For silver to stabilize, we need to see the equity markets stabilize. So far, that is not happening. They looked as if they were going to do just that earlier in the session today but then the sellers came out of the woodwork and unloaded on equities and that was that. The S&P 500 looks like it has solidly broken down based off of today's price action as it took out last week's low and the previous week's low in the process. There is some support near the 1300 level in there which will need to hold or it is going to be a long summer for Bernanke and company, not to mention the current Administration. They had one thing going for them with all this QE created liquidity - while the job market was in the crapper, at least those who had 401K's and IRA's with stocks were feeling pretty good about those. If that support vanishes with a fading equity market, then what?
That is why this talk about ending QE2 at the end of June is worth second guessing. If the stock market implodes, and the labor markets fail to respond positively, do you really believe that the Fed is going to be able to resist the calls for more liquidity? That will surely give the doves on the FOMC the added advantage of being able to say, "we told you so".

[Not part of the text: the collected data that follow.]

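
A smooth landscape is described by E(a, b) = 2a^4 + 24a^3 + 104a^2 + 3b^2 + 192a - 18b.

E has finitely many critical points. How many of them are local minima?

E separates as a function of a plus a function of b, so ∇E=0 decouples.
∂E/∂a = 8(a + 2)(a + 3)(a + 4) = 0 at a ∈ {-4, -3, -2}; ∂E/∂b = 6(b - 3) = 0 at b ∈ {3}.
The Hessian is diagonal: diag(E_aa, E_bb). Second derivatives: E_aa(-4)=16, E_aa(-3)=-8, E_aa(-2)=16; E_bb(3)=6.
Local minima occur where both diagonal entries positive: (-4, 3), (-2, 3). Count: 2.

2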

Do not forget that the last time the QE1 program was ready to expire, the US equity markets began rolling over and that rollover, combined with the lousy job market, was enough to send officials into a tizzy. Out rolled QE2.
This time, now that Bernanke and company have managed to completely derail the commodity sector rally by their quasi, non-tightening, tightening talk, causing a virtual collapse in gasoline prices and many food prices. They can now state that they have "room" to push another liquidity program especially with the Dollar moving up from the 73 level on the USDX. Bernanke also has the added credibility of seeing his comments about energy and food prices being temporary and modest as a result of this recent debacle in the commodity markets. While they wanted energy prices down, they DO NOT WANT a return to a deflationary mindset in the investing world so this will be something that they will be keenly watching. Remember, the purpose of the Fed is to get the hedge funds to do their bidding for them. When prices were deflating, they were signalling, nay, begging, for the hedge funds to start buying up everything on the planet that was not nailed down. Once their slaves did their bidding, then they were irritated that they went too far and began pushing prices to the point where the public started complaining about high gasoline prices and the politicians began taking heat from their constituencies. That had to be rectified. But like disobedient slaves, more often than not the mindless hedge funds cannot be counted on to understand their master's true desires so if they start selling too much and actually begin loading up on the short side of too many markets, particularly the equity markets, then the master will be displeased.
Time will tell but I find it hard to believe that if the US equity markets continue reacting to an expected ending of QE2 at the end of next month, the way they have been acting the last two weeks, that Ben and company are not going to be forced to give them another bowl of punch.